Uno de los aspectos más novedosos de este proyecto es la inclusión de tres pasos a desnivel elevados. Estas estructuras se ubican en puntos clave sobre las avenidas San Juan, José Carlos Mariátegui y Villa María. Su función es clara: eliminar cruces semaforizados y conflictivos, permitiendo una circulación continua y fluida, lo que reducirá de manera significativa los tiempos de desplazamiento para miles de conductores y pasajeros.
Los viaductos utilizan tecnología moderna, con muros de contención, estribos, pilares y vigas de concreto armado y metal, lo que busca garantizar no solo eficiencia en la ejecución, sino también durabilidad ante la alta demanda.
El plan de intervención no solo apunta al tránsito vehicular. Más de 117.000 metros cuadrados de calzada están siendo rehabilitados, junto con la mejora de bermas laterales, veredas de concreto y pavimento adoquinado. Estas mejoras impactan directamente en la movilidad peatonal y buscan generar espacios más seguros y accesibles para quienes transitan a pie.
Además, se incluye una ciclovía, la reubicación de 20 semáforos en cruces estratégicos y la implementación de señalización horizontal y vertical, en un intento de ordenar el flujo y reducir los riesgos asociados a la alta densidad de vehículos y peatones.
El componente ambiental tampoco ha sido dejado de lado. El proyecto contempla el tratamiento y recuperación de más de 11.900 metros cuadrados de áreas verdes, una intervención que aspira a mejorar el entorno urbano y la calidad del aire en una de las zonas más densamente pobladas de Lima.
La inversión total asciende a 311 millones de soles y, según estimaciones oficiales, beneficiará directamente a más de 1,5 millones de personas. La expectativa es reducir la congestión, optimizar la conectividad y transformar la experiencia cotidiana de desplazamiento en Lima Sur.

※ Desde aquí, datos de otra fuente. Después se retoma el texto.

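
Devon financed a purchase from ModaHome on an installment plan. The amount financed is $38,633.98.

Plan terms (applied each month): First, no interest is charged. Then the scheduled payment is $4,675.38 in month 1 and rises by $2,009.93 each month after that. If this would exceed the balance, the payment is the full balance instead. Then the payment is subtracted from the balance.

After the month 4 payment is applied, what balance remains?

Month 1: $38,633.98 − $4,675.38 → $33,958.60
Month 2: $33,958.60 − $6,685.31 → $27,273.29
Month 3: $27,273.29 − $8,695.24 → $18,578.05
Month 4: $18,578.05 − $10,705.17 → $7,872.88

$7,872.88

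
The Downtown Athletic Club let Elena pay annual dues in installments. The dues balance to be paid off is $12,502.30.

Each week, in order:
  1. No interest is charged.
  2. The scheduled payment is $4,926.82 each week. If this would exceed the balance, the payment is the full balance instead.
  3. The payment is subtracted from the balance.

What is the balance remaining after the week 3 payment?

Week 1: opening $12,502.30; payment $4,926.82; balance $7,575.48
Week 2: opening $7,575.48; payment $4,926.82; balance $2,648.66
Week 3: opening $2,648.66; payment $2,648.66; balance $0.00

$0.00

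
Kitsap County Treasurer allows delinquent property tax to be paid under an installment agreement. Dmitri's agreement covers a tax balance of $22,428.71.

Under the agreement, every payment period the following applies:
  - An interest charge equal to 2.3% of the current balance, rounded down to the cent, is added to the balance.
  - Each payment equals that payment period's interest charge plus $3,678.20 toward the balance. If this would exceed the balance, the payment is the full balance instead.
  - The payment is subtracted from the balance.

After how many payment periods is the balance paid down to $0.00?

7

Payment period 1: $22,428.71 +$515.86 interest = $22,944.57; pay $4,194.06 → $18,750.51
Payment period 2: $18,750.51 +$431.26 interest = $19,181.77; pay $4,109.46 → $15,072.31
Payment period 3: $15,072.31 +$346.66 interest = $15,418.97; pay $4,024.86 → $11,394.11
Payment period 4: $11,394.11 +$262.06 interest = $11,656.17; pay $3,940.26 → $7,715.91
Payment period 5: $7,715.91 +$177.46 interest = $7,893.37; pay $3,855.66 → $4,037.71
Payment period 6: $4,037.71 +$92.86 interest = $4,130.57; pay $3,771.06 → $359.51
Payment period 7: $359.51 +$8.26 interest = $367.77; pay $367.77 → $0.00
Balance reaches $0.00 in payment period 7.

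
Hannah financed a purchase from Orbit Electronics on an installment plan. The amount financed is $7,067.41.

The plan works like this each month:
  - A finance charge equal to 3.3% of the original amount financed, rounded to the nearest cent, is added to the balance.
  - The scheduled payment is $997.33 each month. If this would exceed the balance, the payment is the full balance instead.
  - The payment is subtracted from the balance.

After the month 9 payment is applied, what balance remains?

$190.42

Month 1: opening $7,067.41; interest $233.22 → $7,300.63; payment $997.33; balance $6,303.30
Month 2: opening $6,303.30; interest $233.22 → $6,536.52; payment $997.33; balance $5,539.19
Month 3: opening $5,539.19; interest $233.22 → $5,772.41; payment $997.33; balance $4,775.08
Month 4: opening $4,775.08; interest $233.22 → $5,008.30; payment $997.33; balance $4,010.97
Month 5: opening $4,010.97; interest $233.22 → $4,244.19; payment $997.33; balance $3,246.86
Month 6: opening $3,246.86; interest $233.22 → $3,480.08; payment $997.33; balance $2,482.75
Month 7: opening $2,482.75; interest $233.22 → $2,715.97; payment $997.33; balance $1,718.64
Month 8: opening $1,718.64; interest $233.22 → $1,951.86; payment $997.33; balance $954.53
Month 9: opening $954.53; interest $233.22 → $1,187.75; payment $997.33; balance $190.42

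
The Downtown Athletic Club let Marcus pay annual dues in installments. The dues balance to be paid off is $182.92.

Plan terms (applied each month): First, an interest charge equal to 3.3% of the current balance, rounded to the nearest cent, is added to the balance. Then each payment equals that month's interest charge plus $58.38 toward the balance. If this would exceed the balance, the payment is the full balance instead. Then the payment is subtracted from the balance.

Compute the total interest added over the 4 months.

Month 1: $182.92 +$6.04 interest = $188.96; pay $64.42 → $124.54
Month 2: $124.54 +$4.11 interest = $128.65; pay $62.49 → $66.16
Month 3: $66.16 +$2.18 interest = $68.34; pay $60.56 → $7.78
Month 4: $7.78 +$0.26 interest = $8.04; pay $8.04 → $0.00
Total interest: $6.04 + $4.11 + $2.18 + $0.26 = $12.59

$12.59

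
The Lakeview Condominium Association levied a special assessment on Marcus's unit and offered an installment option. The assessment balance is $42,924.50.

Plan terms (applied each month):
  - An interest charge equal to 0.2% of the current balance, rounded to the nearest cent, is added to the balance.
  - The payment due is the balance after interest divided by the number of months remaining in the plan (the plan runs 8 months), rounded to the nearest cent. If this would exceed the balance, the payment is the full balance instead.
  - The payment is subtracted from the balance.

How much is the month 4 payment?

# | Opening | Interest | Payment | End bal
1 | $42,924.50 | $85.85 | $5,376.29 | $37,634.06
2 | $37,634.06 | $75.27 | $5,387.05 | $32,322.28
3 | $32,322.28 | $64.64 | $5,397.82 | $26,989.10
4 | $26,989.10 | $53.98 | $5,408.62 | $21,634.46

$5,408.62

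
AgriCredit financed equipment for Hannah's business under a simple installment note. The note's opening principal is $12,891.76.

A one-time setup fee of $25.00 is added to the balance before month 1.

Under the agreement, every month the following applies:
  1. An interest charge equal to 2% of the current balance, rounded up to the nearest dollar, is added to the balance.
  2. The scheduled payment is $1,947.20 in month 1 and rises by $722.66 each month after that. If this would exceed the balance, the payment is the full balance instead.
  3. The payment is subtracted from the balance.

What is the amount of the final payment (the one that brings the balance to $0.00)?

Month 1: $12,916.76 +$259.00 interest = $13,175.76; pay $1,947.20 → $11,228.56
Month 2: $11,228.56 +$225.00 interest = $11,453.56; pay $2,669.86 → $8,783.70
Month 3: $8,783.70 +$176.00 interest = $8,959.70; pay $3,392.52 → $5,567.18
Month 4: $5,567.18 +$112.00 interest = $5,679.18; pay $4,115.18 → $1,564.00
Month 5: $1,564.00 +$32.00 interest = $1,596.00; pay $1,596.00 → $0.00

$1,596.00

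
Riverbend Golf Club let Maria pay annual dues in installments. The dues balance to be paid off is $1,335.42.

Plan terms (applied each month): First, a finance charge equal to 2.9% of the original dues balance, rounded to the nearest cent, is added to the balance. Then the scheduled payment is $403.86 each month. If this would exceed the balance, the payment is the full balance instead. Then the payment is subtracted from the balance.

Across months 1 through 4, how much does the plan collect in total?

$1,490.34

# | Opening | Interest | Payment | End bal
1 | $1,335.42 | $38.73 | $403.86 | $970.29
2 | $970.29 | $38.73 | $403.86 | $605.16
3 | $605.16 | $38.73 | $403.86 | $240.03
4 | $240.03 | $38.73 | $278.76 | $0.00
Total paid: $1,490.34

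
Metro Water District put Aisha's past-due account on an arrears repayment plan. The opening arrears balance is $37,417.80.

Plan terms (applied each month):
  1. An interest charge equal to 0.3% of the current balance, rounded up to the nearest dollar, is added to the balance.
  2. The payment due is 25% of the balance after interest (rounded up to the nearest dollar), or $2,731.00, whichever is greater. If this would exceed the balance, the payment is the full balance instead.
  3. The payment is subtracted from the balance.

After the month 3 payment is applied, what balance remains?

# | Opening | Interest | Payment | End bal
1 | $37,417.80 | $113.00 | $9,383.00 | $28,147.80
2 | $28,147.80 | $85.00 | $7,059.00 | $21,173.80
3 | $21,173.80 | $64.00 | $5,310.00 | $15,927.80

$15,927.80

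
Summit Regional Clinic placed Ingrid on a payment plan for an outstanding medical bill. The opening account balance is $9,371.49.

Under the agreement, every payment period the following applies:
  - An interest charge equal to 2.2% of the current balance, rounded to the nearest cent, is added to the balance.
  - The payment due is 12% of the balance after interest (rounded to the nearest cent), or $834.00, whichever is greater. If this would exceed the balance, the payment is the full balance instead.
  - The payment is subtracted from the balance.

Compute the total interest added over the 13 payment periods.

Payment period 1: opening $9,371.49; interest $206.17 → $9,577.66; payment $1,149.32; balance $8,428.34
Payment period 2: opening $8,428.34; interest $185.42 → $8,613.76; payment $1,033.65; balance $7,580.11
Payment period 3: opening $7,580.11; interest $166.76 → $7,746.87; payment $929.62; balance $6,817.25
Payment period 4: opening $6,817.25; interest $149.98 → $6,967.23; payment $836.07; balance $6,131.16
Payment period 5: opening $6,131.16; interest $134.89 → $6,266.05; payment $834.00; balance $5,432.05
Payment period 6: opening $5,432.05; interest $119.51 → $5,551.56; payment $834.00; balance $4,717.56
Payment period 7: opening $4,717.56; interest $103.79 → $4,821.35; payment $834.00; balance $3,987.35
Payment period 8: opening $3,987.35; interest $87.72 → $4,075.07; payment $834.00; balance $3,241.07
Payment period 9: opening $3,241.07; interest $71.30 → $3,312.37; payment $834.00; balance $2,478.37
Payment period 10: opening $2,478.37; interest $54.52 → $2,532.89; payment $834.00; balance $1,698.89
Payment period 11: opening $1,698.89; interest $37.38 → $1,736.27; payment $834.00; balance $902.27
Payment period 12: opening $902.27; interest $19.85 → $922.12; payment $834.00; balance $88.12
Payment period 13: opening $88.12; interest $1.94 → $90.06; payment $90.06; balance $0.00
Total interest: $206.17 + $185.42 + $166.76 + $149.98 + $134.89 + $119.51 + $103.79 + $87.72 + $71.30 + $54.52 + $37.38 + $19.85 + $1.94 = $1,339.23

$1,339.23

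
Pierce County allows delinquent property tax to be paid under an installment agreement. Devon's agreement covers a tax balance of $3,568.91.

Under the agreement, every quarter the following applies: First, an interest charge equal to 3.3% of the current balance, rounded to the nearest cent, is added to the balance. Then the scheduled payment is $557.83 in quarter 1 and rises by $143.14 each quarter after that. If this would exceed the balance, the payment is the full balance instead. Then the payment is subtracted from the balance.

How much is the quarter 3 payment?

# | Opening | Interest | Payment | End bal
1 | $3,568.91 | $117.77 | $557.83 | $3,128.85
2 | $3,128.85 | $103.25 | $700.97 | $2,531.13
3 | $2,531.13 | $83.53 | $844.11 | $1,770.55

$844.11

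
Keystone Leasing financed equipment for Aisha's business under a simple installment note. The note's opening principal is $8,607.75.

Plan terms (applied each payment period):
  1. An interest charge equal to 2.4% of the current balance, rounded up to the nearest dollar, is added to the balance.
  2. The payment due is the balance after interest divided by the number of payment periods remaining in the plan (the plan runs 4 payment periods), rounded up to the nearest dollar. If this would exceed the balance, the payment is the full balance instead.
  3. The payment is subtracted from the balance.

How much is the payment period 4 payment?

$2,366.75

# | Opening | Interest | Payment | End bal
1 | $8,607.75 | $207.00 | $2,204.00 | $6,610.75
2 | $6,610.75 | $159.00 | $2,257.00 | $4,512.75
3 | $4,512.75 | $109.00 | $2,311.00 | $2,310.75
4 | $2,310.75 | $56.00 | $2,366.75 | $0.00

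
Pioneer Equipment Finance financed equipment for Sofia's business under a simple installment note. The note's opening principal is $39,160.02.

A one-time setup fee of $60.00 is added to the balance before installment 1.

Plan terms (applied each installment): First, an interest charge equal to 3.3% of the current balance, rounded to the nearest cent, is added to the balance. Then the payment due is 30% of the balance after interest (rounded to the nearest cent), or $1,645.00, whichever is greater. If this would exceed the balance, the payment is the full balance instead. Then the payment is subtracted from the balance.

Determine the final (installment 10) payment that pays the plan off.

Installment 1: opening $39,220.02; interest $1,294.26 → $40,514.28; payment $12,154.28; balance $28,360.00
Installment 2: opening $28,360.00; interest $935.88 → $29,295.88; payment $8,788.76; balance $20,507.12
Installment 3: opening $20,507.12; interest $676.73 → $21,183.85; payment $6,355.16; balance $14,828.69
Installment 4: opening $14,828.69; interest $489.35 → $15,318.04; payment $4,595.41; balance $10,722.63
Installment 5: opening $10,722.63; interest $353.85 → $11,076.48; payment $3,322.94; balance $7,753.54
Installment 6: opening $7,753.54; interest $255.87 → $8,009.41; payment $2,402.82; balance $5,606.59
Installment 7: opening $5,606.59; interest $185.02 → $5,791.61; payment $1,737.48; balance $4,054.13
Installment 8: opening $4,054.13; interest $133.79 → $4,187.92; payment $1,645.00; balance $2,542.92
Installment 9: opening $2,542.92; interest $83.92 → $2,626.84; payment $1,645.00; balance $981.84
Installment 10: opening $981.84; interest $32.40 → $1,014.24; payment $1,014.24; balance $0.00

$1,014.24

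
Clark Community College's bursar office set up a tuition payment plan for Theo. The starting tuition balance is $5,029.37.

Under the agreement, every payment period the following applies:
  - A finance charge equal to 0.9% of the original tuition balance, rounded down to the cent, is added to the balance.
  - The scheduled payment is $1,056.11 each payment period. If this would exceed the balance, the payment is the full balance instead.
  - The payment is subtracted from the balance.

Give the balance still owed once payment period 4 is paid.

$985.97

Payment period 1: opening $5,029.37; interest $45.26 → $5,074.63; payment $1,056.11; balance $4,018.52
Payment period 2: opening $4,018.52; interest $45.26 → $4,063.78; payment $1,056.11; balance $3,007.67
Payment period 3: opening $3,007.67; interest $45.26 → $3,052.93; payment $1,056.11; balance $1,996.82
Payment period 4: opening $1,996.82; interest $45.26 → $2,042.08; payment $1,056.11; balance $985.97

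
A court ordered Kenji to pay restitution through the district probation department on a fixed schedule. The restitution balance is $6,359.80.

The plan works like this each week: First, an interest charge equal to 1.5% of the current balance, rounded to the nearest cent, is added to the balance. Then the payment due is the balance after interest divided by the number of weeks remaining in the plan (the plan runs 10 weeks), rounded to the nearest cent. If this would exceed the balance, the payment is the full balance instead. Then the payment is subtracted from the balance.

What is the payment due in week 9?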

En el marco de una supervisión reciente, el alcalde de Lima, Renzo Reggiardo, insistió en la necesidad de que el Ejecutivo transfiera los fondos para la adquisición de 40 mil cámaras de videovigilancia, destinadas a reforzar la seguridad en el transporte público. También solicitó la autorización del Ministerio de Transportes y Comunicaciones para iniciar la marcha blanca del tren Lima–Chosica, en beneficio de los usuarios de Lima Este.